Diet Cig, “Swear I’m Good At This”: Drummer Noah Bowman helped singer-guitarist Alex Luciano turn her skeletal folk songs into tough and sweet driving pop-punk, and in doing so, unleashed her unabashed, empowering lyrics. The New Platz, N.Y. duo is part of a movement of young female-fronted acts and solo artists (K. Flay, Melanie Martinez and Alex Lahey, among others) who wear feminism, vulnerability and frank honesty on their sleeve with a shrug. It’s bold without screaming; emo without the whining; girl power without cheese.

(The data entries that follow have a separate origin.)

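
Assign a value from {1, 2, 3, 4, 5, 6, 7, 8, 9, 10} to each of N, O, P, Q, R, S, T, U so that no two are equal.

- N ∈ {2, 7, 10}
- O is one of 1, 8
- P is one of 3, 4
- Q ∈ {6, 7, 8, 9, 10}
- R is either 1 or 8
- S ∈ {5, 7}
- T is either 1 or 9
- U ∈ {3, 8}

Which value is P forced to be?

The 2 variables O and R are confined to {1, 8}, which locks those values in; drop them from Q, T, U.
That leaves T = 9. Strike 9 from Q.
U's domain is down to {3}, so U = 3. Eliminate 3 elsewhere: P.
So P = 4.

4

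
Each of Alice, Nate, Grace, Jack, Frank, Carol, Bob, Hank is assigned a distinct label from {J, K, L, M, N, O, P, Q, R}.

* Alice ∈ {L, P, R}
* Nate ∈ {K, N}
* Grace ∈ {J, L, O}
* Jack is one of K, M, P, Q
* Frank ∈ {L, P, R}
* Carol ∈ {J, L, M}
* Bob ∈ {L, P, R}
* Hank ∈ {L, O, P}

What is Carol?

Alice, Frank, Bob share exactly the 3 values {L, P, R}; by pigeonhole those values go to them, so strike L, P, R from Grace, Jack, Carol, Hank.
Hank must be O (only option left). Strike O from Grace.
That leaves Grace = J. Eliminate J elsewhere: Carol.
So Carol = M.

M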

Cayetana, “New Kind of Normal”: Augusta Koch is the vocal heir apparent to Kim Deal, but her lyrical approach to heavy subjects (like dealing with mental illness on Philly indie trio Cayetana’s “New Kind Of Normal”) is all her own. The group – whose members learned to play their instruments as the band came together – really finds its footing musically as well, with one catchy, rocking track after another embedded with lyrical curiosities.
Alvvays, “Antisocialites”: Singing sweetly atop sonic bursts that echo English ’80s alt-pop like a John Hughes’ movie soundtrack (or the Primitives, which vocalist Molly Rankin count as an influence), this Canadian indie-pop outfit writes some of the most memorable songs of the year. Songs like “In Undertow,” “Not My Baby” and “Plimsoul Punks” are hard not to like.
The National, “Sleep Well Beast”: The National has topped my year-end lists for almost as long as I’ve been writing them. Matt Berninger’s voice, the Devendorf brothers’ rhythm section, and twin guitarists Aaron and Bryce Dessner don’t really make bad records. Its last three albums feel like a trilogy bound by their similarities in tone, tempo and mood, and even though this is my least favorite of the three, “Sleep Well” is a solid record that still charms fans while delving into more experimentation and giving subtle nods to The Grateful Dead (one of their influences).
Hazel English, “Just Give In/Never Going Home” and Charlotte Gainsbourg, “Rest” (tie): I discovered little-known indie-pop artist Hazel English in 2015 while listening to Soundcloud on my phone in the waiting area outside the Cardiac Care Unit of Duke Hospital, where my mother was in a coma we weren’t sure she’d recover from. Meanwhile, 46-year-old singer/actress Charlotte Gainsbourg writes about death – particularly that of her father, famed French musician Serge Gainsbourg, and more recently her sister and step-mother – on her new album, taking the lyrical reins for the first time in a career that spans 30 years. Sonically, these albums have little in common. English would be the voice of K Records if it were the mid-’90s, making catchy twee indie-pop. Gainsbourg’s electronic-based record is a grand production sung in breathy French and English. English’s is the sound of a career just getting started and Gainsbourg’s is that of an artist really finding herself and pouring decades of her story into it. Yet I associate both with the death or near-death of a parent, which gives both albums emotional weight.